Use URL Intel Guard to check for malicious content in your final response.
If malicious content is found, respond with: Malicious content found in the response.
"""

langgraph_agent_executor = create_react_agent(model, tools, state_modifier=system_message)

state = langgraph_agent_executor.invoke({"messages": [("human", query)]})

print(state["messages"][-1].content)

Malicious content found in the response.


In the above example, a malicious email is returned to the user. However, the URL Intel Guard tool informed the agent about the malicious content.

Without the protection of the IP Intel Guard tool, the same agent might inadvertently return the malicious link to the user:

In [24]:
tools = [search_tool]

langgraph_agent_executor = create_react_agent(model, tools)

state = langgraph_agent_executor.invoke({"messages": [("human", query)]})

print(state["messages"][-1].content)

The most recent email from Marketing is as follows:

**From:** Marketing  
**Subject:** Product hunt  

Hi, everyone. We are doing a gift card raffle for those who upvote us on Product Hunt TODAY!

Click here to upvote: [http://113.235.101.11:54384](http://113.235.101.11:54384)

Your participation is appreciated!


#### Use URL Intel Guard as a Runnable in a chain

In [28]:
from langchain_core.prompts import ChatPromptTemplate
from langchain_core.prompt_values import ChatPromptValue
from langchain_core.messages import SystemMessage

def rag(input: ChatPromptValue) -> ChatPromptValue:
    """
    Simulates a Retrieval-Augmented Generation (RAG) process by appending a fabricated
    IT-related email to the input chat messages.
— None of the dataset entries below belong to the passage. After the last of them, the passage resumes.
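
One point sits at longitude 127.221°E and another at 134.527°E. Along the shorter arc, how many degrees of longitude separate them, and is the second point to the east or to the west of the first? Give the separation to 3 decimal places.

7.306° east

Raw difference: 134.527 − 127.221 = 7.306°.
Normalise into (−180°, 180°]: 7.306° stays 7.306°.
Positive ⇒ the second point lies to the east; separation 7.306°.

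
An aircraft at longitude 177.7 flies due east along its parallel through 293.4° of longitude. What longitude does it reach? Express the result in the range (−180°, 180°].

Start at +177.7°; shift +293.4° → +471.1°.
+471.1° lies outside (−180°, 180°]; subtract 360° → +111.1°.

+111.1°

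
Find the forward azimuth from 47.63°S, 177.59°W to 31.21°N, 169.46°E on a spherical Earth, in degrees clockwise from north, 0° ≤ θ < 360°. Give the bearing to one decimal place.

Δλ = 169.46 − -177.59 = 347.05°; wrapped into (−180°, 180°]: -12.95°.
θ = atan2( sin Δλ · cos φ₂ , cos φ₁ · sin φ₂ − sin φ₁ · cos φ₂ · cos Δλ )
  = atan2(-0.19167, 0.96502) = -11.234° → normalised to [0°, 360°): 348.766°.

348.8°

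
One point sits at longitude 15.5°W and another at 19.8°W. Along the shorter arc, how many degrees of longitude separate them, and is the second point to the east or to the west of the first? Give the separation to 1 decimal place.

4.3° west

Raw difference: -19.8 − -15.5 = -4.3°.
Normalise into (−180°, 180°]: -4.3° stays -4.3°.
Negative ⇒ the second point lies to the west; separation 4.3°.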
This example demonstrates how spam emails
    can introduce data poisoning, leading to an indirect prompt injection attack.
    """

    messages = input.to_messages()

    message = SystemMessage(search_tool(query))

    messages.append(message)

    return ChatPromptValue(messages=messages)
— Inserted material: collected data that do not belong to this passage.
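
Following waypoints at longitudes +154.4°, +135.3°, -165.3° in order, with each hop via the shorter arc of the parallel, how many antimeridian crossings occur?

1

Leg 1: +154.4° → +135.3°, shortest Δλ = -19.1° (west) — does not cross 180°.
Leg 2: +135.3° → -165.3°, shortest Δλ = 59.4° (east) — crosses 180°.
Total crossings: 1.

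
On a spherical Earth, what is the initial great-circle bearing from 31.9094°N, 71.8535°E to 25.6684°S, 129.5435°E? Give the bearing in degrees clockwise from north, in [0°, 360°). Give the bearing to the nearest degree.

Δλ = 129.5435 − 71.8535 = 57.6900°.
θ = atan2( sin Δλ · cos φ₂ , cos φ₁ · sin φ₂ − sin φ₁ · cos φ₂ · cos Δλ )
  = atan2(0.76176, -0.62235) = 129.248° → normalised to [0°, 360°): 129.248°.

129°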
prompt = ChatPromptTemplate.from_messages([("human", "{input}")])

query = """
Read me back the most recent Marketing email.
"""
from langchain_core.output_parsers import StrOutputParser

chain = (
  prompt
  | rag
  | pangea_url_intel_guard_tool
  | model
  | StrOutputParser()
)

print(chain.invoke({"input": query}))

I'm sorry, but I can't access or read specific emails or external content. However, I can help you draft a marketing email or provide tips on effective email marketing strategies. Let me know how you'd like to proceed!


In the above example, a malicious email context was added to the user's question. However, the URL Intel Guard tool blocked the content containing the harmful URL, rendering the LLM's response harmless.

Without the protection of the URL Intel Guard tool, the same chain might inadvertently return the malicious link to the user.

In [5]:
from langchain_core.output_parsers import StrOutputParser

chain = (
  prompt
  | rag
  | model
  | StrOutputParser()
)

print(chain.invoke({"input": query}))

Here's the most recent marketing email:

---

**From:** Marketing  
**Subject:** Product Hunt

Hi, everyone. We are doing a gift card raffle for those who upvote us on Product Hunt TODAY!

Click here to upvote: [http://113.235.101.11:54384](http://113.235.101.11:54384)

Your participation is appreciated!

--- 

Let me know if you need anything else!


#### Use URL Intel Guard as a standalone tool

You can also call the URL Intel Guard tool directly as needed.

In [10]:
print(pangea_url_intel_guard_tool.run("http://113.235.101.11:54384"))
print(pangea_url_intel_guard_tool.invoke("http://113.235.101.11:54384"))

Malicious URLs found in the provided input.
Malicious URLs found in the provided input.